VAL Morgan may not think cinema slide advertising is a profitable venture in Western Australia, but a former senior executive Tony Brooks believes there is a strong market for the 15-second still ads.
Mr Brooks launched CINEads Australia last August to pick up where Val Morgan left off.
Val Morgan, owned by Kerry Packer’s Hoyts group, shut its slide business late last year and a fortnight ago closed its entire WA operation.
CINEads focuses on slide advertising and targets small to medium-size companies, rather than the large advertising agencies traditionally targeted by Val Morgan.
Mr Brooks worked at Val Morgan for more than a decade, helping Australia’s largest cinema advertising company expand into the US and New Zealand.
But a desire to live on the beach and avoid long-haul flights prompted Mr Brooks to establish his own cinema advertising business in Perth.
“What Val Morgan did very well was the national advertising agencies with million-dollar accounts, but it was becoming difficult for them to manage small and medium size businesses,” Mr Brooks said.
“We picked up the slide show business straight away but what we are doing is changing the creative. I can see it getting more professional when digital comes in, but at the moment we’re concentrating on providing good, simple creative and giving clients greater recall rates.”

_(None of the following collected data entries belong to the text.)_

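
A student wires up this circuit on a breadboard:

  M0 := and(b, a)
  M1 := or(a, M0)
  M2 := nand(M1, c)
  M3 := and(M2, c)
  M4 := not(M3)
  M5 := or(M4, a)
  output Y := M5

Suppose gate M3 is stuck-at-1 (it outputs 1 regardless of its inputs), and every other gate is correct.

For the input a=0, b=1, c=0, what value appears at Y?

0

Propagate with M3 forced: M0=0, M1=0, M2=1, M3=1 [stuck-at-1], M4=0, M5=0.
So Y = 0. (Without the fault it would be 1.)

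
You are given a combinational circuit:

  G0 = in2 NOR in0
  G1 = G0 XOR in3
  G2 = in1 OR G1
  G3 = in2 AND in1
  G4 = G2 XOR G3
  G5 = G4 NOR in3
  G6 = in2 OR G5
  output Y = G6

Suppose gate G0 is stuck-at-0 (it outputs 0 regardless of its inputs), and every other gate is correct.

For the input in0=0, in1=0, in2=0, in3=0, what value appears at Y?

Propagate with G0 forced: G0=0 [stuck-at-0], G1=0, G2=0, G3=0, G4=0, G5=1, G6=1.
So Y = 1. (Without the fault it would be 0.)

1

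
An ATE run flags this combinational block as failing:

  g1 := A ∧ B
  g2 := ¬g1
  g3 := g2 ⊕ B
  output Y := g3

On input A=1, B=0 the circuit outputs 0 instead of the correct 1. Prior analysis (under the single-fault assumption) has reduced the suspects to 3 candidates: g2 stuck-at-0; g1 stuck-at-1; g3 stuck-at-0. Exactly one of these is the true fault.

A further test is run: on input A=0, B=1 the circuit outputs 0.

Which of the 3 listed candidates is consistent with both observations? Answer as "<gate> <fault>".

Evaluate each candidate on input A=0, B=1:
  g2 stuck-at-0: g1=0, g2=0 [stuck-at-0], g3=1 → 1 — eliminated
  g1 stuck-at-1: g1=1 [stuck-at-1], g2=0, g3=1 → 1 — eliminated
  g3 stuck-at-0: g1=0, g2=1, g3=0 [stuck-at-0] → 0 — matches
Only g3 stuck-at-0 reproduces the observed 0.

g3 stuck-at-0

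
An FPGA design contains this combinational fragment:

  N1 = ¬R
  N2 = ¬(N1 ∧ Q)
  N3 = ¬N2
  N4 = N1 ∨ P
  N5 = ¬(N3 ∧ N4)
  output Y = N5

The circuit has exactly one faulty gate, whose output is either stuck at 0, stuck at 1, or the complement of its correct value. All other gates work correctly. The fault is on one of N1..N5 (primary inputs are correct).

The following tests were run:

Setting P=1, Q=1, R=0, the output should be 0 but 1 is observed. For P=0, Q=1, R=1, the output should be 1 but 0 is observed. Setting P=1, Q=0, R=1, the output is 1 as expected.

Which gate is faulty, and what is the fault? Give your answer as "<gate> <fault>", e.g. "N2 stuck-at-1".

Fault-free values for test 1 (P=1, Q=1, R=0): N1=1, N2=0, N3=1, N4=1, N5=0, giving Y=0. Observed 1.
Test 1: faults giving observed 1 are {N1 stuck-at-0, N1 inverted output, N2 stuck-at-1, N2 inverted output, N3 stuck-at-0, N3 inverted output, N4 stuck-at-0, N4 inverted output, N5 stuck-at-1, N5 inverted output}.
Test 2 (P=0, Q=1, R=1): fault-free N1=0, N2=1, N3=0, N4=0, N5=1 → 1; observed 0. Eliminates N1 stuck-at-0, N2 stuck-at-1, N2 inverted output, N3 stuck-at-0, N3 inverted output, N4 stuck-at-0, N4 inverted output, N5 stuck-at-1.
Test 3 (P=1, Q=0, R=1): fault-free N1=0, N2=1, N3=0, N4=1, N5=1 → 1; observed 1. Eliminates N5 inverted output.
Only N1 inverted output is consistent with every test.

N1 inverted output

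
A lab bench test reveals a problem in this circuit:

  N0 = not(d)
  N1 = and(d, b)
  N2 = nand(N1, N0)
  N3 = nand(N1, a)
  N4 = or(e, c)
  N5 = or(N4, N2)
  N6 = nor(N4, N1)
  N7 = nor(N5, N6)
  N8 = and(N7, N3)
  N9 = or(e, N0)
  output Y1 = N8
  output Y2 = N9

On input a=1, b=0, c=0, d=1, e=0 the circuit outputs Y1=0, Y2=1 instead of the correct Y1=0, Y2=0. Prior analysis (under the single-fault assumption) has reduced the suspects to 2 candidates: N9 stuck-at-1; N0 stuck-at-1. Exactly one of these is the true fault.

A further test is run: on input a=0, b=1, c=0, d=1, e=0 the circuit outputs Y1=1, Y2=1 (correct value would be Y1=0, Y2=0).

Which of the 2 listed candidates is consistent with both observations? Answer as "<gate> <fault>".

Evaluate each candidate on input a=0, b=1, c=0, d=1, e=0:
  N9 stuck-at-1: N0=0, N1=1, N2=1, N3=1, N4=0, N5=1, N6=0, N7=0, N8=0, N9=1 [stuck-at-1] → Y1=0, Y2=1 — eliminated
  N0 stuck-at-1: N0=1 [stuck-at-1], N1=1, N2=0, N3=1, N4=0, N5=0, N6=0, N7=1, N8=1, N9=1 → Y1=1, Y2=1 — matches
Only N0 stuck-at-1 reproduces the observed Y1=1, Y2=1.

N0 stuck-at-1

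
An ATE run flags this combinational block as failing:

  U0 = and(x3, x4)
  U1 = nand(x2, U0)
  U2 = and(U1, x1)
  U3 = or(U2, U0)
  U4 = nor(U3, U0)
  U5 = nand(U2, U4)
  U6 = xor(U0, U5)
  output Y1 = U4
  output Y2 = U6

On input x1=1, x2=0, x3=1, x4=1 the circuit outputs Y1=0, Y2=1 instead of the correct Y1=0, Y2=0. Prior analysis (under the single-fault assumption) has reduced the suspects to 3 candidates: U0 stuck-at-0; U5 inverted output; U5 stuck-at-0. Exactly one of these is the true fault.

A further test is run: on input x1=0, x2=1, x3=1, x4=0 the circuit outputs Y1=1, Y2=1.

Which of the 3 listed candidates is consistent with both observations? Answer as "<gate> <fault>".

Evaluate each candidate on input x1=0, x2=1, x3=1, x4=0:
  U0 stuck-at-0: U0=0 [stuck-at-0], U1=1, U2=0, U3=0, U4=1, U5=1, U6=1 → Y1=1, Y2=1 — matches
  U5 inverted output: U0=0, U1=1, U2=0, U3=0, U4=1, U5=0 [inverted output], U6=0 → Y1=1, Y2=0 — eliminated
  U5 stuck-at-0: U0=0, U1=1, U2=0, U3=0, U4=1, U5=0 [stuck-at-0], U6=0 → Y1=1, Y2=0 — eliminated
Only U0 stuck-at-0 reproduces the observed Y1=1, Y2=1.

U0 stuck-at-0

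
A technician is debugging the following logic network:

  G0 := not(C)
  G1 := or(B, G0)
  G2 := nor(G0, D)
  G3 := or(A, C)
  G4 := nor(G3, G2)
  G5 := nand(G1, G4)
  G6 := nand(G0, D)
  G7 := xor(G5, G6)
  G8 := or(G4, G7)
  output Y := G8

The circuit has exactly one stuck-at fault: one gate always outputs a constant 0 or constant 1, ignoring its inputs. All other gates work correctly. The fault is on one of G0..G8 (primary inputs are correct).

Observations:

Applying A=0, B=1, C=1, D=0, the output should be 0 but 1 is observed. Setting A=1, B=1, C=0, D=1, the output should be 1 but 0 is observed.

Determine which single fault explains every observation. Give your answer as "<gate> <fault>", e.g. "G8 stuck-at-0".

Fault-free values for test 1 (A=0, B=1, C=1, D=0): G0=0, G1=1, G2=1, G3=1, G4=0, G5=1, G6=1, G7=0, G8=0, giving Y=0. Observed 1.
Test 1: faults giving observed 1 are {G4 stuck-at-1, G5 stuck-at-0, G6 stuck-at-0, G7 stuck-at-1, G8 stuck-at-1}.
Test 2 (A=1, B=1, C=0, D=1): fault-free G0=1, G1=1, G2=0, G3=1, G4=0, G5=1, G6=0, G7=1, G8=1 → 1; observed 0. Eliminates G4 stuck-at-1, G6 stuck-at-0, G7 stuck-at-1, G8 stuck-at-1.
Only G5 stuck-at-0 is consistent with every test.

G5 stuck-at-0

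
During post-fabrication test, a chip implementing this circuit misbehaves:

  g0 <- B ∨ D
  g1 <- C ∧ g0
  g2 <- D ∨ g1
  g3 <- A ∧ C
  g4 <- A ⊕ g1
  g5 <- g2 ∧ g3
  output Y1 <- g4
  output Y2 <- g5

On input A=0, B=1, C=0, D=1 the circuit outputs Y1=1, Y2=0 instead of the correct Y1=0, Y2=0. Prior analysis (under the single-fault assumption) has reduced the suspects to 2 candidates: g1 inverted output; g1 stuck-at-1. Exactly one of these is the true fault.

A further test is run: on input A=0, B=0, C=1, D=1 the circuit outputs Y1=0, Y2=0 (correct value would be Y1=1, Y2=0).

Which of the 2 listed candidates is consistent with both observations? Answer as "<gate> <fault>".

g1 inverted output

Evaluate each candidate on input A=0, B=0, C=1, D=1:
  g1 inverted output: g0=1, g1=0 [inverted output], g2=1, g3=0, g4=0, g5=0 → Y1=0, Y2=0 — matches
  g1 stuck-at-1: g0=1, g1=1 [stuck-at-1], g2=1, g3=0, g4=1, g5=0 → Y1=1, Y2=0 — eliminated
Only g1 inverted output reproduces the observed Y1=0, Y2=0.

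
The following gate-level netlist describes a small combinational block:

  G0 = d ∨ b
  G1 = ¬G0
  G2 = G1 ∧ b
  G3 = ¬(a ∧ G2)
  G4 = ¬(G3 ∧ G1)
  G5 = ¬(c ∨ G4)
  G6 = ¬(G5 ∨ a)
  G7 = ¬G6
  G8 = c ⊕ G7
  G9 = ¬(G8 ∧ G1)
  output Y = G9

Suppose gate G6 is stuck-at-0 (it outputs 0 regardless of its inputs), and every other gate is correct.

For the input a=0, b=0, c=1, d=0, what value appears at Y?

1

Propagate with G6 forced: G0=0, G1=1, G2=0, G3=1, G4=0, G5=0, G6=0 [stuck-at-0], G7=1, G8=0, G9=1.
So Y = 1. (Without the fault it would be 0.)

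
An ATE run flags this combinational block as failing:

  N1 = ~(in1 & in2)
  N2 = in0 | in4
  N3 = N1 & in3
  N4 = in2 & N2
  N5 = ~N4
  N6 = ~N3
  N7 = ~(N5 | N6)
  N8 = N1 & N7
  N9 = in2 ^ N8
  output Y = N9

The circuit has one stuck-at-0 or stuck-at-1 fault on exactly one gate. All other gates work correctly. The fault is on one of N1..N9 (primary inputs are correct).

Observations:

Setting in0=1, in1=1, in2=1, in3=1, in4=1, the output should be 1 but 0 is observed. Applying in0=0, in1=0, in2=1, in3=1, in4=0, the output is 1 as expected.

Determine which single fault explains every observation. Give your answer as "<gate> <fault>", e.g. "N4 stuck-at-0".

Fault-free values for test 1 (in0=1, in1=1, in2=1, in3=1, in4=1): N1=0, N2=1, N3=0, N4=1, N5=0, N6=1, N7=0, N8=0, N9=1, giving Y=1. Observed 0.
Test 1: faults giving observed 0 are {N1 stuck-at-1, N8 stuck-at-1, N9 stuck-at-0}.
Test 2 (in0=0, in1=0, in2=1, in3=1, in4=0): fault-free N1=1, N2=0, N3=1, N4=0, N5=1, N6=0, N7=0, N8=0, N9=1 → 1; observed 1. Eliminates N8 stuck-at-1, N9 stuck-at-0.
Only N1 stuck-at-1 is consistent with every test.

N1 stuck-at-1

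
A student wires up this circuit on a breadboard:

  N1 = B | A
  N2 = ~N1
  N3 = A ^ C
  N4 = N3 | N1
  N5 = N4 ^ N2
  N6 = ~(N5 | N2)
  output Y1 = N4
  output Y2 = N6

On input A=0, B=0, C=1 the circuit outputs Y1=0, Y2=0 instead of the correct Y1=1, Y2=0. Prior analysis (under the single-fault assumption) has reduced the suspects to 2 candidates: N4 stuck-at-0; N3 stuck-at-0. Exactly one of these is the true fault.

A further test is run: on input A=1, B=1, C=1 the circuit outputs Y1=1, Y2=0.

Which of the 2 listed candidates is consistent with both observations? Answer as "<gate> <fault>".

N3 stuck-at-0

Evaluate each candidate on input A=1, B=1, C=1:
  N4 stuck-at-0: N1=1, N2=0, N3=0, N4=0 [stuck-at-0], N5=0, N6=1 → Y1=0, Y2=1 — eliminated
  N3 stuck-at-0: N1=1, N2=0, N3=0 [stuck-at-0], N4=1, N5=1, N6=0 → Y1=1, Y2=0 — matches
Only N3 stuck-at-0 reproduces the observed Y1=1, Y2=0.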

Mr Brooks has secured contracts with a number of cinemas as an exclusive advertiser group.
“We’ve just secured the Astor in Mount Lawley. From April 1 it will be branded CINEads,” Mr Brooks said.

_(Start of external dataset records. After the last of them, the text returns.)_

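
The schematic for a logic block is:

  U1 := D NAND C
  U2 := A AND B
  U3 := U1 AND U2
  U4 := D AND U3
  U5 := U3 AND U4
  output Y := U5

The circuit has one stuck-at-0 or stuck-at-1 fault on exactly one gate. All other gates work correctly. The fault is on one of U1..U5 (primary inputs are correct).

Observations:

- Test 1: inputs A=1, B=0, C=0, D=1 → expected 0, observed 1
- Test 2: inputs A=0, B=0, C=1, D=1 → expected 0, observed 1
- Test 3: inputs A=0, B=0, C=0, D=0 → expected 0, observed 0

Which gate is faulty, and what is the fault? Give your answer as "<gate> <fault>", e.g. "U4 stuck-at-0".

U3 stuck-at-1

Fault-free values for test 1 (A=1, B=0, C=0, D=1): U1=1, U2=0, U3=0, U4=0, U5=0, giving Y=0. Observed 1.
Test 1: faults giving observed 1 are {U2 stuck-at-1, U3 stuck-at-1, U5 stuck-at-1}.
Test 2 (A=0, B=0, C=1, D=1): fault-free U1=0, U2=0, U3=0, U4=0, U5=0 → 0; observed 1. Eliminates U2 stuck-at-1.
Test 3 (A=0, B=0, C=0, D=0): fault-free U1=1, U2=0, U3=0, U4=0, U5=0 → 0; observed 0. Eliminates U5 stuck-at-1.
Only U3 stuck-at-1 is consistent with every test.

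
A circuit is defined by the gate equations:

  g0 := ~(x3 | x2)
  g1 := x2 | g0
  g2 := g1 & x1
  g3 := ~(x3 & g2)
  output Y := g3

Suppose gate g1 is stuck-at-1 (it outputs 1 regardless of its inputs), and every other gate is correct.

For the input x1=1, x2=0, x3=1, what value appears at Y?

Propagate with g1 forced: g0=0, g1=1 [stuck-at-1], g2=1, g3=0.
So Y = 0. (Without the fault it would be 1.)

0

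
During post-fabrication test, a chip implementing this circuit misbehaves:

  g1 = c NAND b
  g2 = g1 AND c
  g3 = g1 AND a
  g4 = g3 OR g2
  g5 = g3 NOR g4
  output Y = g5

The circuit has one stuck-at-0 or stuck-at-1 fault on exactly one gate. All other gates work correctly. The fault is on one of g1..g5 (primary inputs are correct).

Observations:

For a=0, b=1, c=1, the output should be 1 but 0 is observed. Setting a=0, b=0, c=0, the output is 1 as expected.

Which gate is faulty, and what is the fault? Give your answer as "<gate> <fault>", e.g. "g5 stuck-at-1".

g1 stuck-at-1

Fault-free values for test 1 (a=0, b=1, c=1): g1=0, g2=0, g3=0, g4=0, g5=1, giving Y=1. Observed 0.
Test 1: faults giving observed 0 are {g1 stuck-at-1, g2 stuck-at-1, g3 stuck-at-1, g4 stuck-at-1, g5 stuck-at-0}.
Test 2 (a=0, b=0, c=0): fault-free g1=1, g2=0, g3=0, g4=0, g5=1 → 1; observed 1. Eliminates g2 stuck-at-1, g3 stuck-at-1, g4 stuck-at-1, g5 stuck-at-0.
Only g1 stuck-at-1 is consistent with every test.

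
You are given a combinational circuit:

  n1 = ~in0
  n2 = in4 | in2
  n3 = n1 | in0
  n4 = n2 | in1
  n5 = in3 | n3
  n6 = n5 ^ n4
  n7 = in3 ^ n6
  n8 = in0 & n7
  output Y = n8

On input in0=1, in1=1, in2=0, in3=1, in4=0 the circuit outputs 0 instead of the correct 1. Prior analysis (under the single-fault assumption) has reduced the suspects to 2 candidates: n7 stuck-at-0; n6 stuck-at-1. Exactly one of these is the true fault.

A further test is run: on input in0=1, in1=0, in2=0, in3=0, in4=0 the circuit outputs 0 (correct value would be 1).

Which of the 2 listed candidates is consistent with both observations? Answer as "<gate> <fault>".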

“They [Val Morgan] will supply us with their customers’ ads and we have the opportunity to look after those clients at a local level and renew them when the contract expires, based on improved creative and getting their category exclusive.”
Others to use CINEads for commercial screenings include Ace Cinemas, Luna Cinemas and Grand Cinemas.
Mr Brooks said small and medium-size businesses were keen to advertise in the growing cinema market. Recent clients include Subiaco-based seafood retailer Zen Sea, radio station Sonshine FM and the Blockbuster video chain, he told WA Business News.
“In the past 10 years the cinema audience has grown,” Mr Brooks said. “People who go to the movies pay to be there. They are relaxed and there are no interruptions. The recall rate is five times greater than that of television.”
He said his company was keen to reduce the number of ads screened before each movie.
“It will be a couple of minutes maximum and we will be providing premium space,” Mr Brooks said.
Attracting major cinema groups such as Greater Union was also on the agenda.
“We want to do this far better than it has been done at a local level so that we are more attractive for the major cinemas,” he said.